Regardless of doubts about GTF file validity, I am now even more suspicious whether the 49 weird lines in the featureCounts counts output and the exact same number of 49 warnings in my BAM file reported by PicardTools' ValidateSamFile, already found in my 1st post of this thread, indicate that my 2 pass STAR mapping protocol, adapted from this BioStars post by user caggtaagtat , might have an error somewhere - especially where I concatenate all the *SJ.out.tab files from pass 1, to use for pass 2 genome indexing and genome mapping... I think I'll run PicardTools' ValidateSamFile on individual BAM files created during pass 1, while awaiting suggestion from you and re-validation by the GTF file author. Thanks again.

ADD REPLY • link 5.2 years ago by Anand Rao ▴ 640

0

Entering edit mode

Since you are a BBTools user I would like to point out that bbmap.sh/featureCounts results are concordant with STAR/salmon so if the two-pass alignment is causing you problems consider using bbmap.

What problems did you have with conda install of AGAT?

Can you post an example line of the annotation for one of the genes above and one that does not show any problems?

ADD REPLY • link 5.2 years ago by GenoMax 153k

score 2 · Accepted Answer · 2020-06-17

I've solved this problem with help from a scientist from the annotation group that created the GTF annotation file.

First I'll mention the attempted solutions that did NOT work:

AGAT-based correction of the GTF file, and using this corrected version for STAR genome indexing and mapping - still see those few gibberish lines in the featureCounts' counts file - so may be GTF is not the problem
validate_gtf.pl included in the Eval package from the Brent Lab @ WUSTL to correct the GTF, and use this version to index and map - doesn't fix things
Try to identify at what point in my pre-processing pipeline I start seeing this problem - right from FASTQ obtained from SRA using fastq-dump - so pre-processing, which commences with this as input, just cannot be the source of this problem
Add Read Groups to BAM file using PicardTools' AddOrReplaceReadGroups, before the counting step - didn't make a difference

This PROBLEM was created by featureCounts syntax being incompatible with a few lines in the GTF file, formatted according to expert-annotation software Apollo. The SOLUTION was to use different attributes in the gtf file with featureCounts, and to specify this attribute using the "-g" parameter.

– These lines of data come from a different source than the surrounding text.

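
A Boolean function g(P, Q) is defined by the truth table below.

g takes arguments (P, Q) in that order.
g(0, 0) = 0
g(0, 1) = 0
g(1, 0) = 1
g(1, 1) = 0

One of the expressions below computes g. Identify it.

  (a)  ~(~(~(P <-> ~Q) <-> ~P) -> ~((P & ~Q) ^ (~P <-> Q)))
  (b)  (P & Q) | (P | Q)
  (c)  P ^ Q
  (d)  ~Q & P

d

(a): at (0,1) it gives 1, but g = 0 — eliminated.
(b): at (0,1) it gives 1, but g = 0 — eliminated.
(c): at (0,1) it gives 1, but g = 0 — eliminated.
That leaves (d). Evaluating it on every row reproduces the table of g exactly.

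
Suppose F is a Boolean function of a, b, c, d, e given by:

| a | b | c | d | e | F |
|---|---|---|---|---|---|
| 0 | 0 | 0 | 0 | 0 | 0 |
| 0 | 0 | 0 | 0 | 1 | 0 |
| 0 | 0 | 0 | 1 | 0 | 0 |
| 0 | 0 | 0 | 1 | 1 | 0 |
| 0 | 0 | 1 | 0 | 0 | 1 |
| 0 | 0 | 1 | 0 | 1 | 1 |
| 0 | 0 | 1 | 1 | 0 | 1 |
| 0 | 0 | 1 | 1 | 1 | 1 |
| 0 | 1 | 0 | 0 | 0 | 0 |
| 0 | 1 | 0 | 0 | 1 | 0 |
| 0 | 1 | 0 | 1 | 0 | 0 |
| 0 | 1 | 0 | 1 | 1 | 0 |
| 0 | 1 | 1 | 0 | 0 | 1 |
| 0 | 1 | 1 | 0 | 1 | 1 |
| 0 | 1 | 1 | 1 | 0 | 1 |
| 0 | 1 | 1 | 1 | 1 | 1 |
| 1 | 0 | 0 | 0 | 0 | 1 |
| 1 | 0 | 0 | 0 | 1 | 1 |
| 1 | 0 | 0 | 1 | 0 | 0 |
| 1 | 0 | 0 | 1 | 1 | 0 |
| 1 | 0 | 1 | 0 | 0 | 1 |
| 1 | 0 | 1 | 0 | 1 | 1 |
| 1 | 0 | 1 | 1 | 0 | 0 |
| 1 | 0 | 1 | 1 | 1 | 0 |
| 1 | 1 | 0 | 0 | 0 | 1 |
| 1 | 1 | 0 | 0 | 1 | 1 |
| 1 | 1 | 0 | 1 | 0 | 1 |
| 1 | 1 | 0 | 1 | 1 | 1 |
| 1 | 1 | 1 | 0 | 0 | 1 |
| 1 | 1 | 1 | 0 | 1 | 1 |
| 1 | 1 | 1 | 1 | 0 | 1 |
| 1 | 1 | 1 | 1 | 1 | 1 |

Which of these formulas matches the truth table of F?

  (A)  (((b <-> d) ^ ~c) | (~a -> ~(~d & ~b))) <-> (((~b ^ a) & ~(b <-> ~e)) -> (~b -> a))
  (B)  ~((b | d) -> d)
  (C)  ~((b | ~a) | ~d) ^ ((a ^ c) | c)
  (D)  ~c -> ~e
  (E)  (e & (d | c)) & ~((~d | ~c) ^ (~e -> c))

C

(A) fails at (0,0,0,0,0): the formula yields 1, F is 0.
(B) fails at (0,0,1,0,0): the formula yields 0, F is 1.
(D) fails at (0,0,0,0,0): the formula yields 1, F is 0.
(E) fails at (0,0,0,1,1): the formula yields 1, F is 0.
(C) is the remaining candidate, and it agrees with F on all 32 inputs.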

This syntax solved ALL these problematic gibberish lines in the counts file from my featureCounts step:

featureCounts -a $GTF -g locus_tag --extraAttributes gene_name -t exon -o $OUTPUT -p $BAM_INPUT

Thanks @Genomax, for your suggestions. I did end up being an annotation file issue as you'd suggested, though I could not get AGAT to diagnose / fix it....but I did get it installed with much effort :)

I consider this issue resolved...but leaving this answer up here to save colleagues time with troubleshooting a similar problem in the future.